Ditengah hiruk-pikuk malam, akan aku tuliskan sesuatu dilangit ...
(selama ini aku hanya mampu mencintaimu dalam diam, tak terungkap. Tapi aku tak mau menyebutnya ini cinta ...
Menyibukkan diri akan segala hal, yang artinya aku menghujam setiap rindu dan pikiran akan hadirnya yang dinamakan cinta. Bahkan tak pelak bersikap dingin akan keramah-tamahan sosok yang datang menghampiri. Hanya ada kata maaf, ini bukan bentuk keegoisan yang aku inginkan. Terpaksa melakukan untuk sebuah komitmen dan harapan.
Sedari lama aku telah dikecewakan, tapi apalah daya, masih saja bersikeras untuk menaruhnya dalam penantian. Kini untuk kesekian kalinya aku tahu, kamu meletakkan hati pada dia yang mungkin memang sosok yang lebih baik.
Memberontak ...
Membenci apa yang menjadi keputusanku. Namun tiba-tiba terniang bisikan manja ...

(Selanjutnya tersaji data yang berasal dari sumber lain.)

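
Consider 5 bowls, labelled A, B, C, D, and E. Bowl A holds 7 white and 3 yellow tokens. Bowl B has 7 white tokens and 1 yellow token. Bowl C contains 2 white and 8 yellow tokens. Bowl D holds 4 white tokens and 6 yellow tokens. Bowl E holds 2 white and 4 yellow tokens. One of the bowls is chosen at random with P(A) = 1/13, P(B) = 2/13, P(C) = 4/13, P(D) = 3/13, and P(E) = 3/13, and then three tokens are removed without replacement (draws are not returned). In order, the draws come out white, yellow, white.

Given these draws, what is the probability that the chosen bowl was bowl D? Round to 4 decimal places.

0.2959

For each hypothesis, P(data | H) works out to: P(data | bowl A) = (7/10)(3/9)(6/8) = 7/40; P(data | bowl B) = (7/8)(1/7)(6/6) = 1/8; P(data | bowl C) = (2/10)(8/9)(1/8) = 1/45; P(data | bowl D) = (4/10)(6/9)(3/8) = 1/10; P(data | bowl E) = (2/6)(4/5)(1/4) = 1/15.
Multiplying each by its prior: 1/13 · 7/40 = 7/520, 2/13 · 1/8 = 1/52, 4/13 · 1/45 = 4/585, 3/13 · 1/10 = 3/130, 3/13 · 1/15 = 1/65; summing to 73/936.
Hence P(bowl D | data) = (3/130) / (73/936) = 108/365.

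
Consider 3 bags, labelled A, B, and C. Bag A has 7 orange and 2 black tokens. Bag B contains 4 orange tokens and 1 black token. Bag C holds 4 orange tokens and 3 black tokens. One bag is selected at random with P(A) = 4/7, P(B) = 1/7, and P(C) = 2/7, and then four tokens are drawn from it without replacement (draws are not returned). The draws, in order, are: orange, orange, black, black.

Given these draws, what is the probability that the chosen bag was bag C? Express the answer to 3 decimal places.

0.607

The likelihood of the observed sequence under each hypothesis: P(data | bag A) = (7/9)(6/8)(2/7)(1/6) = 0.027778; P(data | bag B) = (4/5)(3/4)(1/3)(0/2) = 0; P(data | bag C) = (4/7)(3/6)(3/5)(2/4) = 0.085714.
Weighting by the prior gives 4/7 · 0.027778 = 0.015873, 1/7 · 0 = 0, 2/7 · 0.085714 = 0.02449; these sum to 0.040363.
Therefore the posterior P(bag C | data) = (0.02449) / (0.040363) = 0.60674.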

"Belum saatnya, boleh jadi kamu harus memperbaiki diri. Jika memang menjadi hak, sejauh apapun pergi akan kembali dengan sendirinya"

Memilih tidak mengatakannya, membiarkan menjadi misteri. Hanya Tuhan dan aku yang tau.
Jelas aku terluka, kamu begitu hebat membuat goresan luka ini. Salahkan aku memilih dan menjatuhkan hati padanya?
Berulang kali aku terjatuh ...
Menangis ...
Merasakan kesakitan ...
Perih ...

Kisah ini begitu memprihatinkan. Namun aku tak mau menganggapnya ini kisah kesedihan.

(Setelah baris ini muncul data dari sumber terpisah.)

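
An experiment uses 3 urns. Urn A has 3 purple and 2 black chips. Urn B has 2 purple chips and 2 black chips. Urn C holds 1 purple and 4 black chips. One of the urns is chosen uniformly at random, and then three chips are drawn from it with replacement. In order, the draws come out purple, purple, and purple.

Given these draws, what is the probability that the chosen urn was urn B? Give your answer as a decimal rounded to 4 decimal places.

Under each hypothesis, the probability of the observed sequence is: P(data | urn A) = (3/5)(3/5)(3/5) = 0.216; P(data | urn B) = (2/4)(2/4)(2/4) = 0.125; P(data | urn C) = (1/5)(1/5)(1/5) = 0.008.
Multiplying each by its prior: 1/3 · 0.216 = 0.072, 1/3 · 0.125 = 0.041667, 1/3 · 0.008 = 0.0026667; summing to 0.11633.
Hence P(urn B | data) = (0.041667) / (0.11633) = 0.35817.

0.3582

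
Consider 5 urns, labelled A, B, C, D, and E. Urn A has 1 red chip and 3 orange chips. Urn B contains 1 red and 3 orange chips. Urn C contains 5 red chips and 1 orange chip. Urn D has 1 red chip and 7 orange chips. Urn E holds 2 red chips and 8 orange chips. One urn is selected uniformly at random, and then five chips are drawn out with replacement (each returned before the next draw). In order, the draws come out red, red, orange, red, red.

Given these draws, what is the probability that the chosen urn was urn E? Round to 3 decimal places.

0.015

Compute the likelihood of the observed sequence for each case: P(data | urn A) = (1/4)(1/4)(3/4)(1/4)(1/4) = 0.0029297; P(data | urn B) = (1/4)(1/4)(3/4)(1/4)(1/4) = 0.0029297; P(data | urn C) = (5/6)(5/6)(1/6)(5/6)(5/6) = 0.080376; P(data | urn D) = (1/8)(1/8)(7/8)(1/8)(1/8) = 0.00021362; P(data | urn E) = (2/10)(2/10)(8/10)(2/10)(2/10) = 0.00128.
The prior-weighted likelihoods are 1/5 · 0.0029297 = 0.00058594, 1/5 · 0.0029297 = 0.00058594, 1/5 · 0.080376 = 0.016075, 1/5 · 0.00021362 = 4.2725e-05, 1/5 · 0.00128 = 0.000256; summing to 0.017546.
Therefore the posterior P(urn E | data) = (0.000256) / (0.017546) = 0.01459.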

Cinta adalah kebahagiaan, cinta adalah harga diri, cinta adalah rasionalitas sempurna, cinta adalah kesederhanaan.
Tak kuasa aku membenci. Tak berdaya aku untuk memusuhi. Bukankah cinta senang melihat orang yang dicintainya bahagia. Terserah apa penfasiran tentang apa yang telah aku lakukan. Perjuangan, atau apa saja ...

Seharusnya dari dulu aku harus menyadarkan diri. Bahwa aku bukanlah yang menjadi penantianmu, meski kamu adalah sosok yang ada dalam penantianku.
Sejak saat itu aku hanya mampu memandang dari kejauhan, tersenyum dari sudut kecil disana, mengagumimu dalam keheningan, mencintaimu dalam diam, mengharapkanmu dalam kesendirian, merindukanmu dalam gelap malam, dan saat ini hanya mampu mengingatmu dalam kenangan. Akan segera aku menghapus namamu dalam mimpi, tak akan aku mengusik kehidupan yang telah kamu pilih.
Sejatinya, aku mundur atas apa yang dinamakan perjuangan. Bukan karena aku lelah, hanya saja aku tak ingin memaksakan apa yang mungkin telah menjadi takdir. Cukup sudah, biarkan semua menjadi kenangan yang indah. Cerita kisah kasih yang memberikan pembelajaran. Kamu lelaki hebat, bahagia pernah mengukir warna pelangi bersama ...
Mungkin beberapa saat menjadi hal yang sulit bagiku. Tapi tak mengapa, ini menjadi pilihan dalam hidupku. Dan benar jika memang kamu yang menjadi hak bagiku, kamu akan datang berjuang dan meminta kembali. Tapi jka tidak biarkanlah ...
Biarkan ini menjadi kisah klasik yang indah dan penuh misteri)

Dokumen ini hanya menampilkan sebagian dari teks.